Making Child Care Affordable

When I read this article from the Economic Policy Institute, “High Quality Child Care Is Out of Reach for Working Families”, the thought that occurred to me was, if given the choice among these four alternatives

  1. Subsidize child care providers. Make child care a function of the state just as child education has become a function of the state.
  2. Provide money for child care to poor households with children.
  3. Provide money for poor families with children. The requirements would be
    1. Parents married.
    2. Parents living in the same household.
    3. Between the two of them, the parents are working at least 40 hours a week.
    4. Family income no greater than one standard deviation below median family income.
  4. Do nothing. It’s the parents’ problem.

which would be the best alternative?

That question is sort of a Rorschach test. IMO there’s no obvious winner. Each has its advantages and disadvantages. Something depends on your notion of what constitutes a good society.

5 comments… add one
  • ... Link

    Here’s an interesting idea on this subject: When Public Policy Meets Evolutionary Biology

    Another idea would be for jobs that pay better, while directing the culture back towards marriage & one parent staying home to raise the children.

    (And in case someone unfamiliar with me and my circumstances chimes in with a “Typical man wanting women barefoot and pregnant at home”, my wife works and I stay home with our child. Admittedly, this is due to me getting crushed by the Bush Recession and the equally devastating Obama Recovery, but at least I’m living by my beliefs.)

  • TastyBits Link

    High quality child care is expensive. It is far more expensive than what most people pay, and this includes people who think they are getting high quality child care.

    The regulations include one-time capital expenses and operating expenses. The capital expenses affect who can start a daycare business. The staff salaries are an operating expense that is somewhat dictated by regulations. The minimum number and qualifications are dictated by regulations, but the quality is determined by the business.

    Once the best people are hired, the price will be too high for most people.

    Something else to consider is that many of the best childcare workers are not necessarily motivated by money. They are not mindless of money, but they are not willing to accept unhealthy, but legal, conditions for more money.

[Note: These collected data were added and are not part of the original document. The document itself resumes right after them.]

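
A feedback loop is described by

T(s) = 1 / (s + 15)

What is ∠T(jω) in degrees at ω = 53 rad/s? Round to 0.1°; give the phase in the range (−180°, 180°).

-74.2°

Substitute s = j53:
Numerator: 1 = 1 + j0
Denominator: (j53) + 15 = 15 + j53
|N| = √(1² + 0²) ≈ 1, ∠N ≈ 0.00°
|D| = √(15² + 53²) ≈ 55.082, ∠D ≈ 74.20°
∠T = 0.00° − 74.20° = -74.20°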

    Childcare was once better done by family or friends, but this was deemed out dated. Childcare done by strangers was deemed superior. As with most dreams, nobody calculates the costs in real world dollars.

  • Jimbino Link

    There is no excuse for devaluing the lives and lifestyle choices of singles and the childfree. Requiring that a couple be married in order to receive subsidized child care sounds like an atavist program of the Pope. Indeed, parents need to pay for their own life choices, just as the singles and childfree pay for their own fast cars, travel and vacation homes. Now that gays are entitled to share in the miseries of marriage and even breeding, the next civil-rights battleground may well concern freeing singles and the non-breeders from the obligation of supporting married breeders.

  • CStanley Link

    I don’t think there is a good solution because we’ve already moved too far toward institutionalized childcare, and it’s never going to be possible to provide enough money for poor women to hire nannies.

    Maybe there’s a possibility for innovative solution like government subsidized daycare centers in poor neighborhoods where the mothers pool their time caring for the kids, and neighborhood businesses get some tax break for providing flex time jobs.

  • Andy Link

    The atomization of society is what made this an issue and I don’t see it turning around. Sooner or later the state will implement a “fix” in an effort to enforce fairness – either through throwing money at the problem or, essentially, starting public education at six weeks at which point parenting, in the traditional sense, will be dead.